For many cancers, screening tests for early detection are not appropriate as they would do more harm than good (via measures such as invasive tests done for false positive results). Being able to identify people who are truly at risk might allow physicians to screen those people in order to find cancers (such as pancreatic cancer) at a stage when they are much more treatable.

What About CRISPR?

Some people have asked whether CRISPR (clustered regularly Interspaced short palindromic repeat) will cure cancer. Gene editing (CRISPR-Cas9) is certainly advancing the science that could aid in treatments, but it's unlikely that gene editing alone could be a cure in the near future.

One reason is that cancer is usually related to a series of mutations and not a single mutation (such as with some hereditary syndromes being studied). In addition, every cell in a cancer would need to be edited.
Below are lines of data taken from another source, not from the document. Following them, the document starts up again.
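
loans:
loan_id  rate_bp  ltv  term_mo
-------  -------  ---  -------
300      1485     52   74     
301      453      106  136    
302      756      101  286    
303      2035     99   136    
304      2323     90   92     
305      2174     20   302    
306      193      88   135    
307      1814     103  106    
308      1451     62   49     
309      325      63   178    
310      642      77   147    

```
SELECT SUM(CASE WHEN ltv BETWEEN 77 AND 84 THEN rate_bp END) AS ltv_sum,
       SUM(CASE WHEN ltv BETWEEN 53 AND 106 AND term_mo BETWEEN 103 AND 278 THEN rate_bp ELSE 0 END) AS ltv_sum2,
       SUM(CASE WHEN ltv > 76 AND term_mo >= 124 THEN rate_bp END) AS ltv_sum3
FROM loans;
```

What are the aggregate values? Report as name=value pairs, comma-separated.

ltv_sum=642, ltv_sum2=5462, ltv_sum3=4079

[ltv_sum: ltv BETWEEN 77 AND 84]
loan_id=300: ✗
loan_id=301: ✗
loan_id=302: ✗
loan_id=303: ✗
loan_id=304: ✗
loan_id=305: ✗
loan_id=306: ✗
loan_id=307: ✗
loan_id=308: ✗
loan_id=309: ✗
loan_id=310: ✓ → 642
ltv_sum = 642
—
[ltv_sum2: ltv BETWEEN 53 AND 106 AND term_mo BETWEEN 103 AND 278]
loan_id=300: ✗
loan_id=301: ✓ → 453
loan_id=302: ✗
loan_id=303: ✓ → 2035
loan_id=304: ✗
loan_id=305: ✗
loan_id=306: ✓ → 193
loan_id=307: ✓ → 1814
loan_id=308: ✗
loan_id=309: ✓ → 325
loan_id=310: ✓ → 642
ltv_sum2 = 453 + 2035 + 193 + 1814 + 325 + 642 = 5462
—
[ltv_sum3: ltv > 76 AND term_mo >= 124]
loan_id=300: ✗
loan_id=301: ✓ → 453
loan_id=302: ✓ → 756
loan_id=303: ✓ → 2035
loan_id=304: ✗
loan_id=305: ✗
loan_id=306: ✓ → 193
loan_id=307: ✗
loan_id=308: ✗
loan_id=309: ✗
loan_id=310: ✓ → 642
ltv_sum3 = 453 + 756 + 2035 + 193 + 642 = 4079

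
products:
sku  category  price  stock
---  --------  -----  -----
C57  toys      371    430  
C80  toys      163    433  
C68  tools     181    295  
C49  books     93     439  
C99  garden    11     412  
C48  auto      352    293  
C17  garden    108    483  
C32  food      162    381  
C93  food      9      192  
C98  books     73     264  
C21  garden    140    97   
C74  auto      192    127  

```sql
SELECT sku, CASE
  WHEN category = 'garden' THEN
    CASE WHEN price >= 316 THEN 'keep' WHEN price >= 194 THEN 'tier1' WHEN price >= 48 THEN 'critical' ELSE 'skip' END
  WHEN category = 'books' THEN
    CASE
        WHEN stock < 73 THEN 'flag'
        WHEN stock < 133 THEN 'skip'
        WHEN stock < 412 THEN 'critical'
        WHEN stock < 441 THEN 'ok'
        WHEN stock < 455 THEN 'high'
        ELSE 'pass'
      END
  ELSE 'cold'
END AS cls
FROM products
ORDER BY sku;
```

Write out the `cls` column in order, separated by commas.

critical, critical, cold, cold, ok, cold, cold, cold, cold, cold, critical, skip

sku=C17: category='garden' → inner[price >= 48] → critical
sku=C21: category='garden' → inner[price >= 48] → critical
sku=C32: category='food' → outer ELSE → cold
sku=C48: category='auto' → outer ELSE → cold
sku=C49: category='books' → inner[stock < 441] → ok
sku=C57: category='toys' → outer ELSE → cold
sku=C68: category='tools' → outer ELSE → cold
sku=C74: category='auto' → outer ELSE → cold
sku=C80: category='toys' → outer ELSE → cold
sku=C93: category='food' → outer ELSE → cold
sku=C98: category='books' → inner[stock < 412] → critical
sku=C99: category='garden' → inner[ELSE] → skip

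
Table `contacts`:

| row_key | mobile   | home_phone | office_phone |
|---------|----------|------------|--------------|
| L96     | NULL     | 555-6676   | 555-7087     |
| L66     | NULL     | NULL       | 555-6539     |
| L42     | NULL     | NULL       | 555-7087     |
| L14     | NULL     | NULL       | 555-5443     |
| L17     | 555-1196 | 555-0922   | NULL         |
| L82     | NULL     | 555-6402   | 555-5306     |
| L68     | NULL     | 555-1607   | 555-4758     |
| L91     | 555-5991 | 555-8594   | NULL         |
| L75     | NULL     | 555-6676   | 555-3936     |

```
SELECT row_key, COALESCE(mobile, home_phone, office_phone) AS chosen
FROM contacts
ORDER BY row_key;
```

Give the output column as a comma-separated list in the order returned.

555-5443, 555-1196, 555-7087, 555-6539, 555-1607, 555-6676, 555-6402, 555-5991, 555-6676

row_key=L14: mobile=NULL, home_phone=NULL, office_phone=555-5443 → 555-5443
row_key=L17: mobile=555-1196 → 555-1196
row_key=L42: mobile=NULL, home_phone=NULL, office_phone=555-7087 → 555-7087
row_key=L66: mobile=NULL, home_phone=NULL, office_phone=555-6539 → 555-6539
row_key=L68: mobile=NULL, home_phone=555-1607 → 555-1607
row_key=L75: mobile=NULL, home_phone=555-6676 → 555-6676
row_key=L82: mobile=NULL, home_phone=555-6402 → 555-6402
row_key=L91: mobile=555-5991 → 555-5991
row_key=L96: mobile=NULL, home_phone=555-6676 → 555-6676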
More potential could be seen in the use of CRISPR to edit cells in the immune system to better fight cancer. CAR-T immunotherapy is currently approved as a treatment for some cancers, though in this case the immune cells are not genetically engineered using CRISPR. CAR T-cell therapy is a form of adoptive cell therapy in which a person's own T cells are genetically modified to fight their cancer. A 2017 study on mice found that using CRISPR resulted in T cells that were more effective at killing cancer.

There are still safety issues to overcome, but it's likely that this technique will play a role in treatment as therapy becomes more personalized.

A Word From Verywell

The hope of finding a cure, or at least a way to control more cancers, cannot be understated. At the current time, one in two men and one in three women are expected to develop cancer during their lifetime, and far too many people still succumb to the disease.

There have been many recent advances in the treatment of cancer. As with those advances, it's likely that if a "cure" is found it will not be a one-size-fits-all approach, but rather a diverse range of precision approaches based on the unique molecular characteristics of a particular tumor. To deny it is possible, however, would be to dismiss the many advances in recent years. Advances that few people could have conceived a few short decades ago (or even a few years or a few months ago).

A very positive recent advance in the treatment of cancer has nothing to do with survival rates. Issues such as quality of life and survivorship have moved off the back burner and into the limelight where they belong. It's important that whatever advances are made in the future, that research continues to help people live well (and not only longer) with cancer.